I saw nose picking, elbow shoving each other, one of the girls unclip her hair and restyle it, and most of them at one point or the other staring at the ceiling.  One of the best moments for me was seeing a young girl in the band pit kick off not one but BOTH of her shoes and start to pick at her toes while balancing her flute on her lap.

It was then it sunk in. Neurotypical kids are WEIRD.  My Kiddo suppose to learn from them?  Sweet Jaysus, he was better behaved at this thing than most of them!

Does this solve all the current issues we have at the moment with the bus, WTF Wednesdays, and anxiety? Nope but it sure did make me feel better.  Made me feel like we could get through all this stuff. Hey, he actually keeps his shoes on when we go places. We're already ahead of the game!

Of course, this morning he had a big honking case of anxiety. Eager to start his weekend. I had a bundle of nerves because I had to make multiple phone calls about him today to his case worker, the bus company, and the principal. I'm not thrilled about it and it's going to be a lot of work trying to figure out what to do. I did make a lot of headway and he managed to get through his day too.

Seriously, both shoes kicked off while in front of a crowd of people in the middle of a show. Young lady, I don't know who your mom is but if she saw that like I did, I'd like to buy her a glass of wine. She could probably use it. :-)

Happy Kiddo at the show makes me a Happy Mama! 


  1. As a para-ed working with spectrum kiddos I came across this fact a lot. One of my duties was supervising kiddos during mainstreaming with specialists (music, PE,library) and it was a great reminder that sometimes we expect BETTER than neurotypical behavior from them, which is patently unfair.

  2. I'm a para as well. And sometimes I have to step back and say "he/she is behaving like their peers". i do sometimes expect my kiddos to behave better. How fair is that!

  3. Mama Fry I say all the time. My kid is weird. That's a fact...she's an NT or supposedly at least. My kid is like freaking Stewart from MadTV. Yes she's beautiful and love her. She's quirky in her own special way. She asks too many questions and makes inappropriate remarks. It just is what it is. Judge me....yep I welcome it. Here's the thing....everyone judges you for your spectrum child....why not let you judge me. Go ahead and have that moment were you feel lucky you're not my kids mother. You earned it. I'll take one for your team.

  4. My asd daughter couldn't raise her hand in class to get help because someone might look at her, but she had no problem performing on stage in front of 500 people. The week before the performance was full of meltdowns though.

  5. Trying to predict how my daughter, who is on the spectrum, is going to behave is a bit like predicting where my golf ball is going to land. Yes she often acts differently then NT kids her age, but everyday she makes me question my view of normal.

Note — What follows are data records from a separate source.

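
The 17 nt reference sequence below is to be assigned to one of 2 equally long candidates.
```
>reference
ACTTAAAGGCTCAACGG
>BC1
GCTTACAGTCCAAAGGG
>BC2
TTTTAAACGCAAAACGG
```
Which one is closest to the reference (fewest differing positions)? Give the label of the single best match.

BC1 differs at 6 positions; BC2 differs at 5 positions. The closest is BC2.

BC2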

  6. 26 years of being "Neuro-typical", consistently failing at life only to be diagnosed with chronic ADHD as an adult over here.. I just want to say in all honesty wearing shoes is completely overrated. There is an entire movement of people who refuse to wear traditional shoes (re; bare footers/ Minimalist shoes / Barefoot lifestyle). There is also plenty of scientific evidence around that indicates that shoes aren't that beneficial in the long term (Start here: The effects of habitual footwear use: foot shape and function in native barefoot walkers (D'Aout el. al.; 2009)). I haven't worn shoes for the majority of the time (95%) in a year or so and would be barefoot when possible before that. I go to University and study science, I work part-time in a Lab. I also walk a minimum of 6km a day just to travel to and from, mostly on public transport. For me its because shoes distract me, I can't think properly when I am wearing them because it is another sensory input that I have to deal with, I am grumpy when I have to wear them, It's like wearing gloves except on my feet. I literally feel better when barefoot, more calm. I am currently debating with my children's school the necessity of them wearing shoes. Seriously they sit in the classroom at a desk for most of it, I have so far negotiated that they don't have to wear them in the classroom but they do have too for outside play.. in case of bees. Small steps. Free the feet!